Le Tribunal Administratif de Toulouse a rejeté la requête en référé suspension de M. A..., gérant d'un restaurant, qui contestait des délibérations du conseil municipal de Sauveterre-de-Rouergue relatives à un local commercial. La solution retenue est un rejet pour irrecevabilité manifeste, fondée sur l'article L. 521-1 du code de justice administrative. Le juge a constaté que le requérant n'avait pas joint à sa demande la copie de la requête en annulation au fond, comme l'exige l'article R. 522-1 du même code, et n'avait pas non plus introduit une telle instance.
Texte intégral
Vu la procédure suivante :
Par une requête enregistrée le 16 octobre 2025, M. B... A..., gérant du Restaurant des amis, demande au juge des référés :
1) d’ordonner, sur le fondement des dispositions de l’article L. 521-1 du code de justice administrative, la suspension de l’exécution des délibérations du conseil municipal de la commune de Sauveterre-de-Rouergue nos 1, 2 et 3 du 2 septembre 2025 relatives à la fixation du loyer, à la rédaction du bail et aux travaux du local commercial sis 4 rue Saint-Christophe ainsi que de tous travaux et actes d’exécution en cours, notamment les aménagements réalisés pour le compte du boulanger bénéficiaire ;
2) d’enjoindre à la commune de Sauveterre-de-Rouergue de produire sous huit jours les devis et factures détaillant le financement public/privé, toute convention signée avec le bénéficiaire et les documents relatifs à la redevance du camping ;
3) de mettre les dépens à la charge de la commune de Sauveterre-de-Rouergue.
Vu les autres pièces du dossier.
Vu le code de justice administrative.
La présidente du tribunal a désigné M. C... pour statuer sur les demandes de référé.
Considérant ce qui suit :
Aux termes de l'article L. 521-1 du code de justice administrative : « Quand une décision administrative, même de rejet, fait l'objet d'une requête en annulation ou en réformation, le juge des référés, saisi d'une demande en ce sens, peut ordonner la suspension de l'exécution de cette décision, ou de certains de ses effets, lorsque l'urgence le justifie et qu'il est fait état d'un moyen propre à créer, en l'état de l'instruction, un doute sérieux quant à la légalité de la décision. » Aux termes du second alinéa de l’article R. 522-1 de ce code : « A peine d'irrecevabilité, les conclusions tendant à la suspension d'une décision administrative ou de certains de ses effets doivent être présentées par requête distincte de la requête à fin d'annulation ou de réformation et accompagnées d'une copie de cette dernière ». En vertu de l'article L. 522-3 du même code, le juge des référés peut, lorsqu'il apparaît manifeste qu'une requête est irrecevable, la rejeter par une ordonnance motivée sans instruction ni audience. Enfin, selon l’article R. 522-2 du même code, les dispositions de l’article R. 612-1 de ce code qui imposent au juge d’inviter l’auteur de conclusions entachées d'une irrecevabilité susceptible d'être couverte après l'expiration du délai de recours à les régulariser, ne sont pas applicables au juge des référés statuant en urgence.
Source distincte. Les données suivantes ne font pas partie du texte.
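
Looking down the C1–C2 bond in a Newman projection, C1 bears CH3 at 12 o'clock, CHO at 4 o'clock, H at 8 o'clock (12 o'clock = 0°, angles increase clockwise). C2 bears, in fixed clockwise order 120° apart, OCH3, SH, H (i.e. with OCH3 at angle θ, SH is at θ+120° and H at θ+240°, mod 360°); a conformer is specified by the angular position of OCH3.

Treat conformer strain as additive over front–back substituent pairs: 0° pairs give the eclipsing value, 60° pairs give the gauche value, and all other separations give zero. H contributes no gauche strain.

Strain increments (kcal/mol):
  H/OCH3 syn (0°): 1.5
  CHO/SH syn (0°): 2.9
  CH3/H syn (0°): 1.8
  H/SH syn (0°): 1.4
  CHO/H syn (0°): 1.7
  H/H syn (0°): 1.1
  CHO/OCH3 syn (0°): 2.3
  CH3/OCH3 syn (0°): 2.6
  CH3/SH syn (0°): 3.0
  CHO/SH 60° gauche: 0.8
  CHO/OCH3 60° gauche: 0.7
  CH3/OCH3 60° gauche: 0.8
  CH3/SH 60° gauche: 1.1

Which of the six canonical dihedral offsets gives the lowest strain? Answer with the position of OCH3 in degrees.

180°

OCH3 at 0° is eclipsed. CH3 at 0° is eclipsed with OCH3 at 0° (2.6); CHO at 120° is eclipsed with SH at 120° (2.9); H at 240° is eclipsed with H at 240° (1.1). Total 6.6 kcal/mol.
OCH3 at 60° is staggered. CH3 at 0° is gauche with OCH3 at 60° (0.8); CHO at 120° is gauche with OCH3 at 60° (0.7); CHO at 120° is gauche with SH at 180° (0.8). Total 2.3 kcal/mol.
OCH3 at 120° is eclipsed. CH3 at 0° is eclipsed with H at 0° (1.8); CHO at 120° is eclipsed with OCH3 at 120° (2.3); H at 240° is eclipsed with SH at 240° (1.4). Total 5.5 kcal/mol.
OCH3 at 180° is staggered. CH3 at 0° is gauche with SH at 300° (1.1); CHO at 120° is gauche with OCH3 at 180° (0.7). Total 1.8 kcal/mol.
OCH3 at 240° is eclipsed. CH3 at 0° is eclipsed with SH at 0° (3.0); CHO at 120° is eclipsed with H at 120° (1.7); H at 240° is eclipsed with OCH3 at 240° (1.5). Total 6.2 kcal/mol.
OCH3 at 300° is staggered. CH3 at 0° is gauche with OCH3 at 300° (0.8); CH3 at 0° is gauche with SH at 60° (1.1); CHO at 120° is gauche with SH at 60° (0.8). Total 2.7 kcal/mol.
The minimum (1.8 kcal/mol) occurs with OCH3 at 180°.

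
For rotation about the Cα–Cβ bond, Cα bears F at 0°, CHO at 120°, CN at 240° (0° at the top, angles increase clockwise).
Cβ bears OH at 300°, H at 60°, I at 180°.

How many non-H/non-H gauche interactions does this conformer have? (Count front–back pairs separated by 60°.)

4

Non-H gauche pairs: F(0°)/OH(300°); CHO(120°)/I(180°); CN(240°)/OH(300°); CN(240°)/I(180°) — 4 interactions.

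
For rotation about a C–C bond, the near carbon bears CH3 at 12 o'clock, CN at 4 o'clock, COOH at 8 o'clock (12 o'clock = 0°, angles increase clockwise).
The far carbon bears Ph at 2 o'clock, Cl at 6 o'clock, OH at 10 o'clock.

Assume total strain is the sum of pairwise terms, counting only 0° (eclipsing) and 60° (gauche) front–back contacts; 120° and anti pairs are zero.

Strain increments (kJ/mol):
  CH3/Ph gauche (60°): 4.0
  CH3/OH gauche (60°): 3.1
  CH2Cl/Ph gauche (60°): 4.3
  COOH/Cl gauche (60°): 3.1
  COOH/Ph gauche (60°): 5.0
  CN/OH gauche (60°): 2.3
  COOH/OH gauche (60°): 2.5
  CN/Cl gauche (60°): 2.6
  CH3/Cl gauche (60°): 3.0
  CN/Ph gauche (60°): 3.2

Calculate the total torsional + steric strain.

18.5 kJ/mol

This conformer (staggered): CH3(0°)/Ph(60°) gauche 4.0; CH3(0°)/OH(300°) gauche 3.1; CN(120°)/Ph(60°) gauche 3.2; CN(120°)/Cl(180°) gauche 2.6; COOH(240°)/Cl(180°) gauche 3.1; COOH(240°)/OH(300°) gauche 2.5 → 18.5 kJ/mol.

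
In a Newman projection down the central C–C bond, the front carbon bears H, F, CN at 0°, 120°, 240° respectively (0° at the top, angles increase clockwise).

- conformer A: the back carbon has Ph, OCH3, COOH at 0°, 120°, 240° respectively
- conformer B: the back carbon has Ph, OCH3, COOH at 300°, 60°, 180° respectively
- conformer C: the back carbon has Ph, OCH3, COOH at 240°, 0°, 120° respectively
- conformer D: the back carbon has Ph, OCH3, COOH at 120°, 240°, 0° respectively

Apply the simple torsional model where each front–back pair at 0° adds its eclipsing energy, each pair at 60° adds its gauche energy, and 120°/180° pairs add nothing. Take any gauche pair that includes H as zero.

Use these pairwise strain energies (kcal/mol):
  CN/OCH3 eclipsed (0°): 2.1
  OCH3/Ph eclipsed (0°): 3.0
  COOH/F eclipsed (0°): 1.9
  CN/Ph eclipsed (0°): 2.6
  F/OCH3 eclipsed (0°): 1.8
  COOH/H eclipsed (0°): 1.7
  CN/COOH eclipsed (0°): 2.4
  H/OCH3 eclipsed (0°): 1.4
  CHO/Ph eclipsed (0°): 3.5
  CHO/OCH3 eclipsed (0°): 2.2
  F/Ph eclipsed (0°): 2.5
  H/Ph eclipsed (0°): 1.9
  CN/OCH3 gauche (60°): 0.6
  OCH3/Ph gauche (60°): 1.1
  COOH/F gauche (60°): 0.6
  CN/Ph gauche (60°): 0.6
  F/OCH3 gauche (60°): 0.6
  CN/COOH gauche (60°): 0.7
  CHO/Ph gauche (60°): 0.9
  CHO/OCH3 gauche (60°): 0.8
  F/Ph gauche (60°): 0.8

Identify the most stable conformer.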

M. A... n’a pas joint à sa requête en référé, en méconnaissance des prescriptions de l’article R. 522-1 du code de justice administrative cité au point 1, la copie de la requête en annulation des délibérations contestées du 2 septembre 2025 et n’a pas, à la date de la présente ordonnance, introduit d’instance en annulation de ces délibérations. Le juge des référés étant dispensé, ainsi qu’il résulte des dispositions de l’article R. 522-2 du code de justice administrative, d’inviter l’auteur d’une demande à régulariser devant lui l’irrecevabilité dont elle est entachée, la requête de M. A... est donc manifestement irrecevable et il y a lieu de la rejeter selon la procédure prévue à l’article L. 522-3 du code de justice administrative.
O R D O N N E :
Article 1er : La requête de M. A... est rejetée.
Article 2 : La présente ordonnance sera notifiée M. B... A....
Fait à Toulouse, le 17 octobre 2025.
Le juge des référés,
Alain C...
La République mande et ordonne au préfet de l’Aveyron en ce qui le concerne ou à tous commissaires de justice à ce requis en ce qui concerne les voies de droit commun contre les parties privées, de pourvoir à l'exécution de la présente ordonnance.